Das Video stoppt. Im Kursraum ist es still. Ich wage kaum zu atmen. Nach zwei Nachmittagen intensiver - gemeinsamer! - Arbeit, haben Julian und ich gestern unsere erarbeiteten Punkte als Face-to-face Gespräch aufgenommen.
Es sind wir, die offen über die Sorgen und Ängste reden. Aber auch auch ganz offen darüber, was wir von der teilweise extremen Rainbowwashings halten, dass wir uns letztlich nur Akzeptanz wünschen. Das wir uns Respekt wünschen und das Menschen einfach offen nachfragen, wenn ihnen etwas unklar ist.
Herr Mayer beginnt zu klatschen. Unsere Kurskameraden steigen ein. "Ihr zwei! Das war unvorstellbar gut! Kai! Vielen Dank, dass du uns solch einen Einblick in deine seltene Sexualität gewährt hast! Zu erzählen wie fremd du dich in beiden Welten oft fühlst, kann nicht einfach gewesen sein. Julian, danke für die offenen Worte bezüglich Genderidentität. So erreichen wir wahre Sensibilisierung! Warum habt ihr das Medium 'Video' gewählt?"

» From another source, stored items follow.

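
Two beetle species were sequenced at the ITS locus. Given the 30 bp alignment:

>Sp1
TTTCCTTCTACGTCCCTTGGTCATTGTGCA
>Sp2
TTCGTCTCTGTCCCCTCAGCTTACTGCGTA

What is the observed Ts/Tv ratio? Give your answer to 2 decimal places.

3.00

Transitions are A↔G and C↔T; transversions are all other mismatches.
Transitions: 12. Transversions: 4.
R = 12/4 = 3.00.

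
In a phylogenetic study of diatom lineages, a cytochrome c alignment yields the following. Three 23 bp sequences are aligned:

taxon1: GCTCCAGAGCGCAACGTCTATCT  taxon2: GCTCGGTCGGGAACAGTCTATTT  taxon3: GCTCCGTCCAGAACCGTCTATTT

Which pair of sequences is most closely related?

taxon1–taxon2: 9/23 differ, p = 0.391, d = 0.553.
taxon1–taxon3: 8/23 differ, p = 0.348, d = 0.467.
taxon2–taxon3: 4/23 differ, p = 0.174, d = 0.198.
The smallest distance is between taxon2 and taxon3.

taxon2 and taxon3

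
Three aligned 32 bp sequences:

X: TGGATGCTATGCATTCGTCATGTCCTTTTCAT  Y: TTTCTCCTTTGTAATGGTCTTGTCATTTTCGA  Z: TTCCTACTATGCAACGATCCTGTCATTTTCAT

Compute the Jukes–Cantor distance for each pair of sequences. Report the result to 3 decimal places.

d(X,Y) = 0.520, d(X,Z) = 0.404, d(Y,Z) = 0.353

X–Y: 12/32 sites differ → p = 0.375, d = −0.75 ln(1 − 0.5) = 0.519860 ≈ 0.520.
X–Z: 10/32 sites differ → p = 0.3125, d = −0.75 ln(1 − 0.416667) = 0.404248 ≈ 0.404.
Y–Z: 9/32 sites differ → p = 0.28125, d = −0.75 ln(1 − 0.375) = 0.352503 ≈ 0.353.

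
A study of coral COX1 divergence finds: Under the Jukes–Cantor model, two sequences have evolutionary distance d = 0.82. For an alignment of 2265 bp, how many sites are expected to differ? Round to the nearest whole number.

1130

Invert JC69: p = (3/4)(1 − e^(−4d/3)) = 0.75 × (1 − e^(-1.093333)) = 0.75 × (1 − 0.335098) = 0.498677.
Expected differing sites = pL ≈ 0.498677 × 2265 = 1129.503405 ≈ 1130.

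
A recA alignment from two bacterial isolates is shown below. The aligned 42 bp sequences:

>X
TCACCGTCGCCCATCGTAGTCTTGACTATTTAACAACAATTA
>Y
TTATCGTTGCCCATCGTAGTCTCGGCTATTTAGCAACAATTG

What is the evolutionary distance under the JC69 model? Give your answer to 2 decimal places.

0.19

The sequences differ at 7 of 42 sites (2, 4, 8, 23, 25, 33, 42), so p = 7/42 ≈ 0.166667.
d = −(3/4) ln(1 − 4p/3) = −0.75 ln(1 − 0.222223) = −0.75 ln(0.777777)
  = −0.75 × (-0.251315) = 0.188486 substitutions/site.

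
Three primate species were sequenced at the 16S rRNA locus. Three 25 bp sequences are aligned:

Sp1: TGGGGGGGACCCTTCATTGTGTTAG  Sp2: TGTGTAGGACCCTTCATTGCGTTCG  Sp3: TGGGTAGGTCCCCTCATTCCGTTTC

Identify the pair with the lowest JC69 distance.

Sp1 and Sp2

Sp1–Sp2: 5/25 differ, p = 0.200, d = 0.233.
Sp1–Sp3: 8/25 differ, p = 0.320, d = 0.417.
Sp2–Sp3: 6/25 differ, p = 0.240, d = 0.289.
The smallest distance is between Sp1 and Sp2.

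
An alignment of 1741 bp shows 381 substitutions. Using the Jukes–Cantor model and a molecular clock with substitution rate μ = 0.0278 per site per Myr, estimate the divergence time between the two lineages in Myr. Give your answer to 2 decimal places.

p = 381/1741 ≈ 0.21884.
d = −(3/4) ln(1 − 4p/3) = −0.75 ln(1 − 0.291787) = −0.75 ln(0.708213)
  = −0.75 × (-0.345010) = 0.258758 substitutions/site.
Under a molecular clock d = 2μt, so t = d/(2μ) = 0.258758 / (2 × 0.0278) = 4.65 Myr.

4.65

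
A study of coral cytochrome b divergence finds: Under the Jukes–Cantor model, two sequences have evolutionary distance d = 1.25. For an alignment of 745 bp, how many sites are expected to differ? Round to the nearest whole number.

Invert JC69: p = (3/4)(1 − e^(−4d/3)) = 0.75 × (1 − e^(-1.666667)) = 0.75 × (1 − 0.188876) = 0.608343.
Expected differing sites = pL ≈ 0.608343 × 745 = 453.215535 ≈ 453.

453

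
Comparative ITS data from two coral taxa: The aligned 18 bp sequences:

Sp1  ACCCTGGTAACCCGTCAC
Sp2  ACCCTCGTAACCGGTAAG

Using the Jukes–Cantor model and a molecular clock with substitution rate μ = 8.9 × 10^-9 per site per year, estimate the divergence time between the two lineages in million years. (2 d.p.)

14.81

The sequences differ at 4 of 18 sites (6, 13, 16, 18), so p = 4/18 ≈ 0.222222.
d = −(3/4) ln(1 − 4p/3) = −0.75 ln(1 − 0.296296) = −0.75 ln(0.703704)
  = −0.75 × (-0.351397) = 0.263548 substitutions/site.
Under a molecular clock d = 2μt, so t = d/(2μ) = 0.263548 / (2 × 8.9 × 10^-9) = 14.81 million years.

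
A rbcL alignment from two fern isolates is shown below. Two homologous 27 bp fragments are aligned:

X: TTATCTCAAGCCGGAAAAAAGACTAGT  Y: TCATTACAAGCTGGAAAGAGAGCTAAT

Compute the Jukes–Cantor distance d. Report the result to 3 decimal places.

0.441

The sequences differ at 9 of 27 sites (2, 5, 6, 12, 18, 20, 21, 22, 26), so p = 9/27 ≈ 0.333333.
d = −(3/4) ln(1 − 4p/3) = −0.75 ln(1 − 0.444444) = −0.75 ln(0.555556)
  = −0.75 × (-0.587786) = 0.440840 substitutions/site.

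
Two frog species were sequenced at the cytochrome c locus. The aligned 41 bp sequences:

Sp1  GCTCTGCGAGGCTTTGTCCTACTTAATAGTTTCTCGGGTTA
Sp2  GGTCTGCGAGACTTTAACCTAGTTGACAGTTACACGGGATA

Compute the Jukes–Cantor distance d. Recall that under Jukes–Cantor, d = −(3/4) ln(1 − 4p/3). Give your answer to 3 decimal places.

0.295

The sequences differ at 10 of 41 sites (2, 11, 16, 17, 22, 25, 27, 32, 34, 39), so p = 10/41 ≈ 0.243902.
d = −(3/4) ln(1 − 4p/3) = −0.75 ln(1 − 0.325203) = −0.75 ln(0.674797)
  = −0.75 × (-0.393343) = 0.295007 substitutions/site.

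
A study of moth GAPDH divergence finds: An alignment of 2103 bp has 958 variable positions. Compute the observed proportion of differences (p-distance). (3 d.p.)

p = 958/2103 = 0.455539… ≈ 0.456 (to 3 d.p.).

0.456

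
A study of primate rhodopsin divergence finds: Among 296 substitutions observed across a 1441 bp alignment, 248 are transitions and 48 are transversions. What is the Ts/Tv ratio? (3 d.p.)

R = 248/48 = 5.166666… ≈ 5.167 (to 3 d.p.).

5.167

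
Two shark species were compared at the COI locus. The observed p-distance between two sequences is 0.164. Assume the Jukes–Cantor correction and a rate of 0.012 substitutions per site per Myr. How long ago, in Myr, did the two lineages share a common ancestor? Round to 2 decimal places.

d = −(3/4) ln(1 − 4p/3) = −0.75 ln(1 − 0.218667) = −0.75 ln(0.781333)
  = −0.75 × (-0.246754) = 0.185066 substitutions/site.
Under a molecular clock d = 2μt, so t = d/(2μ) = 0.185066 / (2 × 0.012) = 7.71 Myr.

7.71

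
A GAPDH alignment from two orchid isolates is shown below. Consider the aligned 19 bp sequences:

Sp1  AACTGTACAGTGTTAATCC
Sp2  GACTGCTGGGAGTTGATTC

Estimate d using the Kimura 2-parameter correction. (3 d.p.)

0.671

Of 19 sites, 5 differences are transitions and 3 are transversions, so P = 5/19 ≈ 0.263158 and Q = 3/19 ≈ 0.157895.
Under the Kimura two-parameter model, d = −½ ln(1 − 2P − Q) − ¼ ln(1 − 2Q).
1 − 2P − Q = 0.315789, giving −½ ln(0.315789) = 0.576341.
1 − 2Q = 0.68421, giving −¼ ln(0.68421) = 0.094873.
d = 0.576341 + 0.094873 = 0.671214.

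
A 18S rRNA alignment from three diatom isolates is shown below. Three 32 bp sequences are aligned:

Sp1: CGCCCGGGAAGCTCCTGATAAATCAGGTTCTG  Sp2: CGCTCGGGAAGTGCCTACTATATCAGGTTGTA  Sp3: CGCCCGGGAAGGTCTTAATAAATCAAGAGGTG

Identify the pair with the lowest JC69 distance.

Sp1–Sp2: 8/32 differ, p = 0.250, d = 0.304.
Sp1–Sp3: 7/32 differ, p = 0.219, d = 0.259.
Sp2–Sp3: 10/32 differ, p = 0.313, d = 0.404.
The smallest distance is between Sp1 and Sp3.

Sp1 and Sp3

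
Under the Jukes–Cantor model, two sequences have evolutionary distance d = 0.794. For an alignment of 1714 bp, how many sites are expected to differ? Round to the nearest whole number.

840

Invert JC69: p = (3/4)(1 − e^(−4d/3)) = 0.75 × (1 − e^(-1.058667)) = 0.75 × (1 − 0.346918) = 0.489812.
Expected differing sites = pL ≈ 0.489812 × 1714 = 839.537768 ≈ 840.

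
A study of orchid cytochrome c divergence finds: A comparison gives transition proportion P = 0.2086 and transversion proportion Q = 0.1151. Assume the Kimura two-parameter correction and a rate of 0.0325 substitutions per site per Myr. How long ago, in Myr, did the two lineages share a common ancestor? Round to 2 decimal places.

6.85

Under the Kimura two-parameter model, d = −½ ln(1 − 2P − Q) − ¼ ln(1 − 2Q).
1 − 2P − Q = 0.4677, giving −½ ln(0.4677) = 0.379964.
1 − 2Q = 0.7698, giving −¼ ln(0.7698) = 0.065406.
d = 0.379964 + 0.065406 = 0.445370.
Under a molecular clock d = 2μt, so t = d/(2μ) = 0.445370 / (2 × 0.0325) = 6.85 Myr.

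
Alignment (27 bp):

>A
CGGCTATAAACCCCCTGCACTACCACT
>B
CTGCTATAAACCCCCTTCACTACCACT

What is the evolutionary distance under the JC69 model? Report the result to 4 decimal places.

0.0780

The sequences differ at 2 of 27 sites (2, 17), so p = 2/27 ≈ 0.074074.
d = −(3/4) ln(1 − 4p/3) = −0.75 ln(1 − 0.098765) = −0.75 ln(0.901235)
  = −0.75 × (-0.103989) = 0.077992 substitutions/site.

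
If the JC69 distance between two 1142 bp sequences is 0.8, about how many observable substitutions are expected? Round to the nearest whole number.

562

Invert JC69: p = (3/4)(1 − e^(−4d/3)) = 0.75 × (1 − e^(-1.066667)) = 0.75 × (1 − 0.344154) = 0.491885.
Expected differing sites = pL ≈ 0.491885 × 1142 = 561.73267 ≈ 562.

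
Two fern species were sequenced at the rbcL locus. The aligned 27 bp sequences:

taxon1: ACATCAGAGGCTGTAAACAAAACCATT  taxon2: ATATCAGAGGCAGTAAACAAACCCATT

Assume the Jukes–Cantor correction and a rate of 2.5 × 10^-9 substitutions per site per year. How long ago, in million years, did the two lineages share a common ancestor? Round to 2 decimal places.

The sequences differ at 3 of 27 sites (2, 12, 22), so p = 3/27 ≈ 0.111111.
d = −(3/4) ln(1 − 4p/3) = −0.75 ln(1 − 0.148148) = −0.75 ln(0.851852)
  = −0.75 × (-0.160342) = 0.120257 substitutions/site.
Under a molecular clock d = 2μt, so t = d/(2μ) = 0.120257 / (2 × 2.5 × 10^-9) = 24.05 million years.

24.05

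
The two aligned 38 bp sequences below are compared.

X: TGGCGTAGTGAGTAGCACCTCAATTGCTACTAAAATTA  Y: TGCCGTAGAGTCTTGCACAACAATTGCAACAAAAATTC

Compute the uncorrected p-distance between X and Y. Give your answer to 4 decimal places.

The sequences differ at 10 of 38 positions (sites 3, 9, 11, 12, 14, 19, 20, 28, 31, 38).
p = 10/38 = 0.263157… ≈ 0.2632 (to 4 d.p.).

0.2632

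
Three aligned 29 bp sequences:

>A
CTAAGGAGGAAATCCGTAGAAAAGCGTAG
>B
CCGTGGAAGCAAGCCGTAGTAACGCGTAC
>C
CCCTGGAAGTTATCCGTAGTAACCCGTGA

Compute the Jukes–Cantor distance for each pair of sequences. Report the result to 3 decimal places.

d(A,B) = 0.401, d(A,C) = 0.529, d(B,C) = 0.291

A–B: 9/29 sites differ → p ≈ 0.310345, d = −0.75 ln(1 − 0.413793) = 0.400562 ≈ 0.401.
A–C: 11/29 sites differ → p ≈ 0.37931, d = −0.75 ln(1 − 0.505747) = 0.528531 ≈ 0.529.
B–C: 7/29 sites differ → p ≈ 0.241379, d = −0.75 ln(1 − 0.321839) = 0.291278 ≈ 0.291.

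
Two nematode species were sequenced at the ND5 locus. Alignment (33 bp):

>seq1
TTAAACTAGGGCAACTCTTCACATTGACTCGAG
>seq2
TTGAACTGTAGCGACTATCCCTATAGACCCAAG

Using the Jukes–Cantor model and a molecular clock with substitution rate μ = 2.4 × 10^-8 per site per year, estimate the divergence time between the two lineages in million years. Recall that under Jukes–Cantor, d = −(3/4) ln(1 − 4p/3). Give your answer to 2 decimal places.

10.36

The sequences differ at 12 of 33 sites, so p = 12/33 ≈ 0.363636.
d = −(3/4) ln(1 − 4p/3) = −0.75 ln(1 − 0.484848) = −0.75 ln(0.515152)
  = −0.75 × (-0.663293) = 0.497470 substitutions/site.
Under a molecular clock d = 2μt, so t = d/(2μ) = 0.497470 / (2 × 2.4 × 10^-8) = 10.36 million years.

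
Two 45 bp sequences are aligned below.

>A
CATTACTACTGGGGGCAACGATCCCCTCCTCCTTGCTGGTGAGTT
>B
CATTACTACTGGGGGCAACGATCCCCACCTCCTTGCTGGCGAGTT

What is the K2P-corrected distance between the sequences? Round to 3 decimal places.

Of 45 sites, 1 differences are transitions and 1 are transversions, so P = 1/45 ≈ 0.022222 and Q = 1/45 ≈ 0.022222.
Under the Kimura two-parameter model, d = −½ ln(1 − 2P − Q) − ¼ ln(1 − 2Q).
1 − 2P − Q = 0.933334, giving −½ ln(0.933334) = 0.034496.
1 − 2Q = 0.955556, giving −¼ ln(0.955556) = 0.011365.
d = 0.034496 + 0.011365 = 0.045861.

0.046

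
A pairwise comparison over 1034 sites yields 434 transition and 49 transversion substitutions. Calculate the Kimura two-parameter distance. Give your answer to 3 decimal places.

1.114

P = 434/1034 ≈ 0.419729 and Q = 49/1034 ≈ 0.047389.
Under the Kimura two-parameter model, d = −½ ln(1 − 2P − Q) − ¼ ln(1 − 2Q).
1 − 2P − Q = 0.113153, giving −½ ln(0.113153) = 1.089507.
1 − 2Q = 0.905222, giving −¼ ln(0.905222) = 0.024894.
d = 1.089507 + 0.024894 = 1.114401.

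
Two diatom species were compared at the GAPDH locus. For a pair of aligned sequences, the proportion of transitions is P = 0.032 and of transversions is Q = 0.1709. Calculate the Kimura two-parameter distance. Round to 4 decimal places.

Under the Kimura two-parameter model, d = −½ ln(1 − 2P − Q) − ¼ ln(1 − 2Q).
1 − 2P − Q = 0.7651, giving −½ ln(0.7651) = 0.133874.
1 − 2Q = 0.6582, giving −¼ ln(0.6582) = 0.104562.
d = 0.133874 + 0.104562 = 0.238436.

0.2384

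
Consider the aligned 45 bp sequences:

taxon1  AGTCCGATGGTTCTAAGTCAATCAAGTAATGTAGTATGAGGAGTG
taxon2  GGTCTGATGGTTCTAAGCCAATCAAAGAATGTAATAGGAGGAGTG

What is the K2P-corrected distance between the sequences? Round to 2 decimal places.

0.18

Of 45 sites, 5 differences are transitions and 2 are transversions, so P = 5/45 ≈ 0.111111 and Q = 2/45 ≈ 0.044444.
Under the Kimura two-parameter model, d = −½ ln(1 − 2P − Q) − ¼ ln(1 − 2Q).
1 − 2P − Q = 0.733334, giving −½ ln(0.733334) = 0.155077.
1 − 2Q = 0.911112, giving −¼ ln(0.911112) = 0.023272.
d = 0.155077 + 0.023272 = 0.178349.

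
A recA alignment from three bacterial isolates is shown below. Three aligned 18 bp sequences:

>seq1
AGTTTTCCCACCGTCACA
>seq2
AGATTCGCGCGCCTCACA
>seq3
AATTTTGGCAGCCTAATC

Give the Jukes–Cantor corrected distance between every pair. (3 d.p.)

seq1–seq2: 7/18 sites differ → p ≈ 0.388889, d = −0.75 ln(1 − 0.518519) = 0.548166 ≈ 0.548.
seq1–seq3: 8/18 sites differ → p ≈ 0.444444, d = −0.75 ln(1 − 0.592592) = 0.673455 ≈ 0.673.
seq2–seq3: 9/18 sites differ → p = 0.5, d = −0.75 ln(1 − 0.666667) = 0.823960 ≈ 0.824.

d(seq1,seq2) = 0.548, d(seq1,seq3) = 0.673, d(seq2,seq3) = 0.824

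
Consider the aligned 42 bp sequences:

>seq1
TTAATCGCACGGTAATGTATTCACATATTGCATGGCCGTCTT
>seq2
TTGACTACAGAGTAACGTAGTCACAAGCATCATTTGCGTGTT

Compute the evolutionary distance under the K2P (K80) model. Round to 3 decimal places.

Of 42 sites, 8 differences are transitions and 9 are transversions, so P = 8/42 ≈ 0.190476 and Q = 9/42 ≈ 0.214286.
Under the Kimura two-parameter model, d = −½ ln(1 − 2P − Q) − ¼ ln(1 − 2Q).
1 − 2P − Q = 0.404762, giving −½ ln(0.404762) = 0.452228.
1 − 2Q = 0.571428, giving −¼ ln(0.571428) = 0.139904.
d = 0.452228 + 0.139904 = 0.592132.

0.592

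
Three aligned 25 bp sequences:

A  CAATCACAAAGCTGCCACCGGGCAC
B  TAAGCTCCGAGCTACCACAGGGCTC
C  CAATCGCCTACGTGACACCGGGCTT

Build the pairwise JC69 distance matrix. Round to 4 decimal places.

d(A,B) = 0.4172, d(A,C) = 0.4172, d(B,C) = 0.5716

A–B: 8/25 sites differ → p = 0.32, d = −0.75 ln(1 − 0.426667) = 0.417216 ≈ 0.4172.
A–C: 8/25 sites differ → p = 0.32, d = −0.75 ln(1 − 0.426667) = 0.417216 ≈ 0.4172.
B–C: 10/25 sites differ → p = 0.4, d = −0.75 ln(1 − 0.533333) = 0.571605 ≈ 0.5716.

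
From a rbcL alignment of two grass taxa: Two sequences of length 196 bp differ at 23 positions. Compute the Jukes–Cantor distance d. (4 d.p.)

p = 23/196 ≈ 0.117347.
d = −(3/4) ln(1 − 4p/3) = −0.75 ln(1 − 0.156463) = −0.75 ln(0.843537)
  = −0.75 × (-0.170152) = 0.127614 substitutions/site.

0.1276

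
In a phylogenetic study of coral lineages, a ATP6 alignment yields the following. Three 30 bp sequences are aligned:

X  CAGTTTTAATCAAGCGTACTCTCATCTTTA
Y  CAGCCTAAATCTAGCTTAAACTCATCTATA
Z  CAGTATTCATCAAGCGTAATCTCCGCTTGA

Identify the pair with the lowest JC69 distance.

X–Y: 8/30 differ, p = 0.267, d = 0.330.
X–Z: 6/30 differ, p = 0.200, d = 0.233.
Y–Z: 11/30 differ, p = 0.367, d = 0.503.
The smallest distance is between X and Z.

X and Z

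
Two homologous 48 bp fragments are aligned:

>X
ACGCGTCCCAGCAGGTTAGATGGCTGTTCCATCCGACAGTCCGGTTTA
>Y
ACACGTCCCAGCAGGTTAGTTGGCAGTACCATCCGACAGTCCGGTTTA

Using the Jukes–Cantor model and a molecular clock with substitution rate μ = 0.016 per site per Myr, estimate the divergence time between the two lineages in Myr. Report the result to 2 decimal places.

The sequences differ at 4 of 48 sites (3, 20, 25, 28), so p = 4/48 ≈ 0.083333.
d = −(3/4) ln(1 − 4p/3) = −0.75 ln(1 − 0.111111) = −0.75 ln(0.888889)
  = −0.75 × (-0.117783) = 0.088337 substitutions/site.
Under a molecular clock d = 2μt, so t = d/(2μ) = 0.088337 / (2 × 0.016) = 2.76 Myr.

2.76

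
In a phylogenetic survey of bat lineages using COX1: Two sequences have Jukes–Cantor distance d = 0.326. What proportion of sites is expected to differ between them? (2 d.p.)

0.26

p = (3/4)(1 − e^(−4d/3)) = 0.75 × (1 − e^(-0.434667)) = 0.75 × (1 − 0.647480) = 0.264390.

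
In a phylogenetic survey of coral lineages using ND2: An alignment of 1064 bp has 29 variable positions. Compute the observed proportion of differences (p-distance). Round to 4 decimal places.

p = 29/1064 = 0.027255… ≈ 0.0273 (to 4 d.p.).

0.0273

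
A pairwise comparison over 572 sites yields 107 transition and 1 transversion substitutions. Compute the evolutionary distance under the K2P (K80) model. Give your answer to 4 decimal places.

P = 107/572 ≈ 0.187063 and Q = 1/572 ≈ 0.001748.
Under the Kimura two-parameter model, d = −½ ln(1 − 2P − Q) − ¼ ln(1 − 2Q).
1 − 2P − Q = 0.624126, giving −½ ln(0.624126) = 0.235702.
1 − 2Q = 0.996504, giving −¼ ln(0.996504) = 0.000876.
d = 0.235702 + 0.000876 = 0.236578.

0.2366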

Ich sehe zu Julian, der mir zunickt.
"Auf Facebook, TikTok und YouTube ist das Video eines der beliebtesten Ausdrucksmittel. Und auch wenn Videos gestellt sein können, bieten sie dennoch die Chance auf echten Einblick." Herr Mayer nickt meine Erklärung ab und startet dann die letzte - sehr lebendige! - Diskussion für dieses Jahr.
Letztendlich schließt er dann den Unterricht etwas früher ab. Von überall her erklingt der Wunsch "Frohe Weihnachten! Komm' auch gut ins neue Jahr!", als alle zügig in die ersehnten Ferien eilen.
Julian lässt sich Zeit beim Einpacken und so gehe auch ich langsam vor. "Er mag dich!" , flüstert mir da seine BFF Katja ins Ohr.
Dann umarmt sie ihn kurz und flüstert, so dass ich es auch höre, "Das Schicksal schenkt dir den perfekten Freund! Was kann es besseres zu Weihnachten geben? Geh' ran Tiger!"
Zwinkernd, mit einem fröhlichen "Frohe Weihnachten ihr Hübschen!", lässt sie uns allein.
"Beachte sie nicht!" , grummelt er nur und schultert seine Tasche. "Wieso?" , frage ich und trete an ihn heran.
"Wieso, was?"
"Wieso soll ich ihre Worte nicht beachten? Ich denke nämlich sie weiß, was sie sagt."
"Wow. Selbstbewusstsein hast du ja schon einmal!", schnaubt er und will an mir vorbei. Doch ich halte ihn am Handgelenk fest. "Wieso bist du jetzt so? Wir hätten uns fast geküsst!"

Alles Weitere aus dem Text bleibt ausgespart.